A recent systematic review has synthesised literature specifically in relation to the effectiveness of video animations as information tools when compared with other formats of delivery and concluded that video animations over other formats have promise to improve knowledge but that the evidence is highly variable.20 Similarly, a recent review and meta-analysis of the effectiveness of animated videos on patient learning concluded that animated videos can improve patient knowledge over a range of health and clinical contexts.21 Evidence from health animations designed to promote public health preventive behaviours more broadly has yet to be reviewed.

Within the literature, not only are there significant differences between studies of health animations in terms of the study design and comparators, but there are also significant differences between the design and content features of the animations themselves, including the length, tone, number of messages, health context, target audience and use of text, language, sound and behaviour change theory. The use of cultural identifiers in the characters and settings and voiceovers in local languages and accents have also been considered in health animation design.22 One such health animation, ‘The Magic Glasses’, was developed as part of a larger intervention for Chinese schoolchildren to prevent soil-transmitted helminth infection.23 The 12-min animation is in narrative form with cultural identifiers in the characters, settings, language and music, and has also been culturally adapted for use in the Philippines. Contrastingly, a health animation where the intended audience was global was designed to have no cultural indicators, be wordless and have featureless characters.24 This 2-min 30-s animation was able to successfully increase knowledge and intentions for preventive behaviours, such as hand hygiene, during the COVID-19 pandemic across cultures. Given the heterogeneity and contextual complexity of health animations, syntheses of studies need to recognise the different factors or contexts that may affect their impact. Additionally, as health animations have not always been formally evaluated, it could be helpful to look beyond published research at other sources of information to be able to uncover the specific causal mechanisms being triggered that facilitate certain outcomes.

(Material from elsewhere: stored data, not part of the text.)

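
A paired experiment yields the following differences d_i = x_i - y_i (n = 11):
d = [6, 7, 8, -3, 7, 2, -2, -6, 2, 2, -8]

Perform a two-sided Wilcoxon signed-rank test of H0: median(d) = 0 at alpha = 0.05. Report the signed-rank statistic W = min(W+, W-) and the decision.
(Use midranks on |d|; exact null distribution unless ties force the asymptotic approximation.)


Step 1: Drop any zero differences (none here) and take |d_i|.
|d| = [6, 7, 8, 3, 7, 2, 2, 6, 2, 2, 8]
Step 2: Midrank |d_i| (ties get averaged ranks).
ranks: |6|->6.5, |7|->8.5, |8|->10.5, |3|->5, |7|->8.5, |2|->2.5, |2|->2.5, |6|->6.5, |2|->2.5, |2|->2.5, |8|->10.5
Step 3: Attach original signs; sum ranks with positive sign and with negative sign.
W+ = 6.5 + 8.5 + 10.5 + 8.5 + 2.5 + 2.5 + 2.5 = 41.5
W- = 5 + 2.5 + 6.5 + 10.5 = 24.5
(Check: W+ + W- = 66 should equal n(n+1)/2 = 66.)
Step 4: Test statistic W = min(W+, W-) = 24.5.
Step 5: Ties in |d|, so use the tie-corrected normal approximation.
        E[W] = n(n+1)/4 = 11*12/4 = 33.
        Tie groups: |d|=2 (t=4), |d|=6 (t=2), |d|=7 (t=2), |d|=8 (t=2); sum(t^3 - t) = 78.
        Var[W] = n(n+1)(2n+1)/24 - sum(t^3-t)/48 = 3036/24 - 78/48 = 124.875.
        z = (W - E[W]) / sqrt(Var[W]) = (24.5 - 33) / 11.1747 = -0.7606.
        Two-sided p = 2*Phi(z) = 0.446870.
Step 6: alpha = 0.05. fail to reject H0.

W+ = 41.5, W- = 24.5, W = min = 24.5, p = 0.446870, fail to reject H0.


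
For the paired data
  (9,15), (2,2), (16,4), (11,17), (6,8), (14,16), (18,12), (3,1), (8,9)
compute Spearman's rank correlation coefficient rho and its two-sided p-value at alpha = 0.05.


Step 1: Rank x and y separately (midranks; no ties here).
rank(x): 9->5, 2->1, 16->8, 11->6, 6->3, 14->7, 18->9, 3->2, 8->4
rank(y): 15->7, 2->2, 4->3, 17->9, 8->4, 16->8, 12->6, 1->1, 9->5
Step 2: d_i = R_x(i) - R_y(i); compute d_i^2.
  (5-7)^2=4, (1-2)^2=1, (8-3)^2=25, (6-9)^2=9, (3-4)^2=1, (7-8)^2=1, (9-6)^2=9, (2-1)^2=1, (4-5)^2=1
sum(d^2) = 52.
Step 3: rho = 1 - 6*52 / (9*(9^2 - 1)) = 1 - 312/720 = 0.566667.
Step 4: Under H0, t = rho * sqrt((n-2)/(1-rho^2)) = 1.8196 ~ t(7).
Step 5: Two-sided p-value from the t-distribution with 7 df = 0.111633.
Step 6: alpha = 0.05. fail to reject H0.

rho = 0.5667, p = 0.111633, fail to reject H0 at alpha = 0.05.


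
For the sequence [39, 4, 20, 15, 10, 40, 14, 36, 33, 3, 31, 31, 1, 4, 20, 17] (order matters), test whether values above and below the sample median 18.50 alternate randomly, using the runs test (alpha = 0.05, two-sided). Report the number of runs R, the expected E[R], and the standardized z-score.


Step 1: Compute median = 18.50; label A = above, B = below.
Labels in order: ABABBABAABAABBAB  (n_A = 8, n_B = 8)
Step 2: Count runs R = 12.
Step 3: Under H0 (random ordering), E[R] = 2*n_A*n_B/(n_A+n_B) + 1 = 2*8*8/16 + 1 = 9.0000.
        Var[R] = 2*n_A*n_B*(2*n_A*n_B - n_A - n_B) / ((n_A+n_B)^2 * (n_A+n_B-1)) = 14336/3840 = 3.7333.
        SD[R] = 1.9322.
Step 4: Continuity-corrected z = (R - 0.5 - E[R]) / SD[R] = (12 - 0.5 - 9.0000) / 1.9322 = 1.2939.
Step 5: Two-sided p-value via normal approximation = 2*(1 - Phi(|z|)) = 0.195709.
Step 6: alpha = 0.05. fail to reject H0.

R = 12, z = 1.2939, p = 0.195709, fail to reject H0.


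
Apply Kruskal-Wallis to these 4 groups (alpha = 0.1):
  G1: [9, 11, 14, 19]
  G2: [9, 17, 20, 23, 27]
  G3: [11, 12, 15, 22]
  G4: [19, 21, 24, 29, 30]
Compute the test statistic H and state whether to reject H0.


Step 1: Combine all N = 18 observations and assign midranks.
sorted (value, group, rank): (9,G1,1.5), (9,G2,1.5), (11,G1,3.5), (11,G3,3.5), (12,G3,5), (14,G1,6), (15,G3,7), (17,G2,8), (19,G1,9.5), (19,G4,9.5), (20,G2,11), (21,G4,12), (22,G3,13), (23,G2,14), (24,G4,15), (27,G2,16), (29,G4,17), (30,G4,18)
Step 2: Sum ranks within each group.
R_1 = 20.5 (n_1 = 4)
R_2 = 50.5 (n_2 = 5)
R_3 = 28.5 (n_3 = 4)
R_4 = 71.5 (n_4 = 5)
Step 3: H = 12/(N(N+1)) * sum(R_i^2/n_i) - 3(N+1)
     = 12/(18*19) * (20.5^2/4 + 50.5^2/5 + 28.5^2/4 + 71.5^2/5) - 3*19
     = 0.035088 * 1840.62 - 57
     = 7.583333.
Step 4: Ties present; correction factor C = 1 - 18/(18^3 - 18) = 0.996904. Corrected H = 7.583333 / 0.996904 = 7.606884.
Step 5: Under H0, H ~ chi^2(3); p-value = 0.054875.
Step 6: alpha = 0.1. reject H0.

H = 7.6069, df = 3, p = 0.054875, reject H0.


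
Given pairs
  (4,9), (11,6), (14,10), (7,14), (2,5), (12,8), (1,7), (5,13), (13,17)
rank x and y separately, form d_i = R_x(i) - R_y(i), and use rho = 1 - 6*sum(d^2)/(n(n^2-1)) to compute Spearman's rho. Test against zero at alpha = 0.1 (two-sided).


Step 1: Rank x and y separately (midranks; no ties here).
rank(x): 4->3, 11->6, 14->9, 7->5, 2->2, 12->7, 1->1, 5->4, 13->8
rank(y): 9->5, 6->2, 10->6, 14->8, 5->1, 8->4, 7->3, 13->7, 17->9
Step 2: d_i = R_x(i) - R_y(i); compute d_i^2.
  (3-5)^2=4, (6-2)^2=16, (9-6)^2=9, (5-8)^2=9, (2-1)^2=1, (7-4)^2=9, (1-3)^2=4, (4-7)^2=9, (8-9)^2=1
sum(d^2) = 62.
Step 3: rho = 1 - 6*62 / (9*(9^2 - 1)) = 1 - 372/720 = 0.483333.
Step 4: Under H0, t = rho * sqrt((n-2)/(1-rho^2)) = 1.4607 ~ t(7).
Step 5: Two-sided p-value from the t-distribution with 7 df = 0.187470.
Step 6: alpha = 0.1. fail to reject H0.

rho = 0.4833, p = 0.187470, fail to reject H0 at alpha = 0.1.


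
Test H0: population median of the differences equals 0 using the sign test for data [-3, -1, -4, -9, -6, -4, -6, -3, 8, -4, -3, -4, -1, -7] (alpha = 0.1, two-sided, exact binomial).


Step 1: Discard zero differences. Original n = 14; n_eff = number of nonzero differences = 14.
Nonzero differences (with sign): -3, -1, -4, -9, -6, -4, -6, -3, +8, -4, -3, -4, -1, -7
Step 2: Count signs: positive = 1, negative = 13.
Step 3: Under H0: P(positive) = 0.5, so the number of positives S ~ Bin(14, 0.5).
Step 4: Two-sided exact p-value = sum of Bin(14,0.5) probabilities at or below the observed probability = 0.001831.
Step 5: alpha = 0.1. reject H0.

n_eff = 14, pos = 1, neg = 13, p = 0.001831, reject H0.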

Therefore, we will use a realist review approach to understand why, how, for whom, to what extent and in which contexts health animations are expected to produce their effects. We will not consider health animations to be uniform but rather identify the underlying and context-sensitive causal mechanisms and the specific outcome(s) affected by these mechanisms. In doing so, we will generate knowledge about the causes of outcomes in particular circumstances in terms of context-mechanism-outcome configurations (CMOCs) of realist reviews and syntheses. When considering CMOCs, a useful heuristic can be to ask ‘if, then, because’ where ‘if’ identifies the context, ‘then’ the outcome, and ‘because’ the mechanism.25 These CMOCs will become part of an initial programme theory of health animations to be tested and refined, ultimately informing recommendations for the design of health animations.

In line with global agendas on the prevention and control of communicable and non-communicable diseases, we will focus this realist review on studies of health animations that have been designed to promote public health behaviours through primary, secondary or tertiary prevention. Such behaviours include lifestyle (eg, being more physically active and stopping smoking), hygiene (eg, handwashing to reduce the chance of spreading infectious diseases) and attending preventive health appointments (eg, screenings and health checks). We will not focus on animations designed to treat illness and disease, which are more likely to adopt a clinical rather than public health angle.